Thank you. I'm embarrassed to say, I didn't realize they were higher in fat. That alone is a good reason not to let him have many.


----------



## Deere (Jun 25, 2021)

Puppy Love said:


> Thank you. I'm embarrassed to say, I didn't realize they were higher in fat. That alone is a good reason not to let him have many.


Ivan wouldn't even lick one let alone eat it. He will occasionally eat raw green & wax beans from the garden otherwise he doesn't eat vegetables.


----------



## Puppy Love (Aug 10, 2015)

Deere said:


> Ivan wouldn't even lick one let alone eat it. He will occasionally eat raw green & wax beans from the garden otherwise he doesn't eat vegetables.


That is funny!

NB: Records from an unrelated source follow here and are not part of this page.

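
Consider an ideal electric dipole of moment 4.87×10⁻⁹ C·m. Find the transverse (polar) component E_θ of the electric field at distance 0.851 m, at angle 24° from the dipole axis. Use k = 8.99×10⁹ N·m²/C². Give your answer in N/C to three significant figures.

For a dipole, E_θ = (kp sinθ)/r³.
kp/r³ = (8.99×10⁹)(4.87×10⁻⁹)/(0.851)³ = 71.04 N/C.
E_θ = 71.04·sin24° = 28.89 N/C.

E_θ ≈ 28.9 N/C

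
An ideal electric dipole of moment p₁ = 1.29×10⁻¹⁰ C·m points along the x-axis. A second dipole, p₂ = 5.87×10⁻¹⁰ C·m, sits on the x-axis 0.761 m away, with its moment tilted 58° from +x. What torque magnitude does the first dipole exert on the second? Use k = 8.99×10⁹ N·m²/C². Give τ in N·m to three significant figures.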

Wally loves his veggies. I chop up little pieces of carrots, squash, etc., and use them for training treats sometimes. He gets just as excited for them as he does for the higher-value treats. When he sees someone eating he will watch and hang around to see if anyone drops anything by accident, my mother has Alzheimer's and tends to, but will go do other things too. But if there is edamame, he's not leaving.


----------



## Skylar (Jul 29, 2016)

Puppy Love said:


> Thank you. I'm embarrassed to say, I didn't realize they were higher in fat. That alone is a good reason not to let him have many.


I myself was surprised to discover that soy beans were high in fat compared to all the other beans. That’s why you see soybean oil and not pinto bean or garbanzo bean oil.


----------